"""Database connection manager for JVLink databases"""
import logging
import os
from typing import Any, Optional
import warnings
import pandas as pd
logger = logging.getLogger(__name__)
# Suppress pandas DuckDB connection warning
warnings.filterwarnings('ignore', message='pandas only supports SQLAlchemy')
class DatabaseConnection:
"""JVLinkデータベースへの接続を管理するクラス
SQLite, DuckDB, PostgreSQLの3種類のデータベースに対応
"""
def __init__(self):
self.db_type = os.getenv("DB_TYPE", "sqlite").lower()
self.db_path = os.getenv("DB_PATH")
self.db_connection_string = os.getenv("DB_CONNECTION_STRING")
self.connection = None
def connect(self) -> Any:
"""データベースに接続"""
if self.connection is not None:
return self.connection
logger.info(f"Connecting to {self.db_type} database...")

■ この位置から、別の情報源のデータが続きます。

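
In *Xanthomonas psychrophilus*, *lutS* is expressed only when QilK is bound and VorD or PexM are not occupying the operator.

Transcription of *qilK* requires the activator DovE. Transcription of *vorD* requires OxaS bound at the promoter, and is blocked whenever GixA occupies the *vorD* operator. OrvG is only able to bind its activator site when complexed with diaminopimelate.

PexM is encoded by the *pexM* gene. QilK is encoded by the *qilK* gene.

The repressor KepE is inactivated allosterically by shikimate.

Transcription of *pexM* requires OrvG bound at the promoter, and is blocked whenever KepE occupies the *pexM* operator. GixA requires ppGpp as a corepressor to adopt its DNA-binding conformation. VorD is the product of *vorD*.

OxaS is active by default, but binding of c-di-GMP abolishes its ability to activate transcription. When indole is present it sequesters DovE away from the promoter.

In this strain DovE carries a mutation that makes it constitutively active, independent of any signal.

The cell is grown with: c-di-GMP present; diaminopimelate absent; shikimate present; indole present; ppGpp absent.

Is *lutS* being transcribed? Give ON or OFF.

DovE is constitutively active in this strain.
No repressor is bound and DovE is active, so *qilK* is transcribed.
So QilK is produced and active.
ppGpp is absent, so GixA is inactive.
c-di-GMP is present, so OxaS is inactive.
Required activator OxaS is absent, so *vorD* is not transcribed.
So VorD is not produced.
Diaminopimelate is absent, so OrvG is inactive.
Shikimate is present, so KepE is inactive.
Required activator OrvG is absent, so *pexM* is not transcribed.
So PexM is not produced.
No repressor is bound and QilK is active, so *lutS* is transcribed.

ON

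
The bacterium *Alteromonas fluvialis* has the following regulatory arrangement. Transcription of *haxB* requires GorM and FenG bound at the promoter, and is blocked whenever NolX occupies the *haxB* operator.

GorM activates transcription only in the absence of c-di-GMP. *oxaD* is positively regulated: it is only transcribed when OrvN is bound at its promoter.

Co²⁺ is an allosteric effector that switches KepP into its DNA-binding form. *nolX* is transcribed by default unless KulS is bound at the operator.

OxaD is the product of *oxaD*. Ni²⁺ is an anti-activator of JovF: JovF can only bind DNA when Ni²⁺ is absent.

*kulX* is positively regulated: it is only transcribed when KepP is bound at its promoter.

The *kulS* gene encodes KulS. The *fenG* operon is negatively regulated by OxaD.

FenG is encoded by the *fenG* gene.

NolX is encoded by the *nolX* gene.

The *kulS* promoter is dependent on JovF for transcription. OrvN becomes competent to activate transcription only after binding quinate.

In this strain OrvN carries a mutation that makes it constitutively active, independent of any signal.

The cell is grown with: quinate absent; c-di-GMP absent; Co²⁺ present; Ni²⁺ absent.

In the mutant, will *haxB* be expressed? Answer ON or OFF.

OFF

Ni²⁺ is absent, so JovF is active.
No repressor is bound and JovF is active, so *kulS* is transcribed.
So KulS is produced and active.
With repressor KulS bound, *nolX* is not transcribed.
So NolX is not produced.
c-di-GMP is absent, so GorM is active.
OrvN is constitutively active in this strain.
No repressor is bound and OrvN is active, so *oxaD* is transcribed.
So OxaD is produced and active.
With repressor OxaD bound, *fenG* is not transcribed.
So FenG is not produced.
Required activator FenG is absent, so *haxB* is not transcribed.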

if self.db_type == "sqlite":
return self._connect_sqlite()
elif self.db_type == "duckdb":
return self._connect_duckdb()
elif self.db_type == "postgresql":
return self._connect_postgresql()
else:
raise ValueError(f"Unsupported database type: {self.db_type}. Supported: sqlite, duckdb, postgresql")
def _connect_sqlite(self):
"""SQLiteに接続"""
import sqlite3
if not self.db_path:
raise ValueError("DB_PATH environment variable not set for SQLite")
self.connection = sqlite3.connect(f"file:{self.db_path}?mode=ro", uri=True)
return self.connection
def _connect_duckdb(self):
"""DuckDBに接続"""
import duckdb
if not self.db_path:
raise ValueError("DB_PATH environment variable not set for DuckDB")
self.connection = duckdb.connect(self.db_path, read_only=True)
return self.connection
def _connect_postgresql(self):
"""PostgreSQLに接続(pg8000を使用)"""
import pg8000.dbapi
# 環境変数から接続情報を取得
host = os.getenv("DB_HOST", "localhost")
port = int(os.getenv("DB_PORT", "5432"))
database = os.getenv("DB_NAME", "keiba")
user = os.getenv("DB_USER", "postgres")
password = os.getenv("DB_PASSWORD", os.getenv("JVLINK_DB_PASSWORD", ""))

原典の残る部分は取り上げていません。